Le Président Tajani s’est déclaré préoccupé par les violations répétées des droits de l’homme en Turquie, qui visent non seulement l’opposition politique, mais aussi des représentants de la société civile, notamment des journalistes et des universitaires. Après avoir mentionné plusieurs personnes actuellement persécutées, il a affirmé que le Parlement continuerait à les soutenir dans leur lutte pour la liberté et la justice.

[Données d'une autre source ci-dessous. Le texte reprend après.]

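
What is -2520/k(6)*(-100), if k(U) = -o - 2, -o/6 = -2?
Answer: -18000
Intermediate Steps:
o = 12 (o = -6*(-2) = 12)
k(U) = -14 (k(U) = -1*12 - 2 = -12 - 2 = -14)
-2520/k(6)*(-100) = -2520/(-14)*(-100) = -2520*(-1)/14*(-100) = -70*(-18/7)*(-100) = 180*(-100) = -18000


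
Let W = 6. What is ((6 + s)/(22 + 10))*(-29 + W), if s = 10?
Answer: -23/2 ≈ -11.500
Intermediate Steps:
((6 + s)/(22 + 10))*(-29 + W) = ((6 + 10)/(22 + 10))*(-29 + 6) = (16/32)*(-23) = (16*(1/32))*(-23) = (½)*(-23) = -23/2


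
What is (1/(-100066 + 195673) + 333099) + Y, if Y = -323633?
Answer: 905015863/95607 ≈ 9466.0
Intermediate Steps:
(1/(-100066 + 195673) + 333099) + Y = (1/(-100066 + 195673) + 333099) - 323633 = (1/95607 + 333099) - 323633 = 31846596094/95607 - 323633 = 905015863/95607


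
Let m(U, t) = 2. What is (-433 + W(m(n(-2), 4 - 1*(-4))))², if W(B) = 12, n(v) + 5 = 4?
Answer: 177241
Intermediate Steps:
n(v) = -1 (n(v) = -5 + 4 = -1)
(-433 + W(m(n(-2), 4 - 1*(-4))))² = (-433 + 12)² = (-421)² = 177241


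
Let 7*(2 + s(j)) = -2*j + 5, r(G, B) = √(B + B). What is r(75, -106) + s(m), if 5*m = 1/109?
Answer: -701/545 + 2*I*√53 ≈ -1.2862 + 14.56*I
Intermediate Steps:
r(G, B) = √2*√B (r(G, B) = √(2*B) = √2*√B)
m = 1/545 (m = (⅕)/109 = (⅕)*(1/109) = 1/545 ≈ 0.0018349)
s(j) = -9/7 - 2*j/7 (s(j) = -2 + (-2*j + 5)/7 = -2 + (5 - 2*j)/7 = -2 + (5/7 - 2*j/7) = -9/7 - 2*j/7)
r(75, -106) + s(m) = √2*√(-106) + (-9/7 - 2/7*1/545) = √2*(I*√106) + (-9/7 - 2/3815) = 2*I*√53 - 701/545 = -701/545 + 2*I*√53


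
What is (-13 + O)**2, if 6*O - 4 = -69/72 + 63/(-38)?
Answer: 1220593969/7485696 ≈ 163.06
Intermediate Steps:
O = 631/2736 (O = 2/3 + (-69/72 + 63/(-38))/6 = 2/3 + (-69*1/72 + 63*(-1/38))/6 = 2/3 + (-23/24 - 63/38)/6 = 2/3 + (1/6)*(-1193/456) = 2/3 - 1193/2736 = 631/2736 ≈ 0.23063)
(-13 + O)**2 = (-13 + 631/2736)**2 = (-34937/2736)**2 = 1220593969/7485696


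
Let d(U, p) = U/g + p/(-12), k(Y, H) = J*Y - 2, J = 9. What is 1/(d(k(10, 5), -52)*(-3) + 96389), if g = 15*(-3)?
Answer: 15/1445728 ≈ 1.0375e-5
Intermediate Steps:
g = -45
k(Y, H) = -2 + 9*Y (k(Y, H) = 9*Y - 2 = -2 + 9*Y)
d(U, p) = -p/12 - U/45 (d(U, p) = U/(-45) + p/(-12) = U*(-1/45) + p*(-1/12) = -U/45 - p/12 = -p/12 - U/45)
1/(d(k(10, 5), -52)*(-3) + 96389) = 1/((-1/12*(-52) - (-2 + 9*10)/45)*(-3) + 96389) = 1/((13/3 - (-2 + 90)/45)*(-3) + 96389) = 1/((13/3 - 1/45*88)*(-3) + 96389) = 1/((13/3 - 88/45)*(-3) + 96389) = 1/((107/45)*(-3) + 96389) = 1/(-107/15 + 96389) = 1/(1445728/15) = 15/1445728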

Mercredi matin, après la présentation de la présidence bulgare du Conseil de l’UE, aura lieu le premier d’une série de débats sur l’avenir de l’Europe, débutant avec le Premier ministre irlandais, Leo Varadkar. Un nouveau format devrait permettre un débat plus interactif, plaçant ainsi le Parlement au cœur du débat sur l’avenir de l’UE. Le Président Tajani a confirmé qu’il s’efforcera d’être le plus équilibré possible au cours du débat, afin de refléter la diversité de la Chambre.

Député entrant

Michael Detjen (S&D, DE)

Député sortant

Jutta Steinruck, (S&D, DE)

Changements à l’ordre du jour

Aucun changement à l’ordre du jour

Demandes des commissions d’ouverture des négociations avec le Conseil et la Commission

Les décisions de plusieurs commissions parlementaires d’ouvrir les négociations interinstitutionnelles (article 69c) sont publiées sur le site internet de la plénière. Si aucune demande de vote en plénière sur la décision d’ouvrir des négociations n’est introduite d’ici mardi à minuit, les commissions pourront débuter les pourparlers.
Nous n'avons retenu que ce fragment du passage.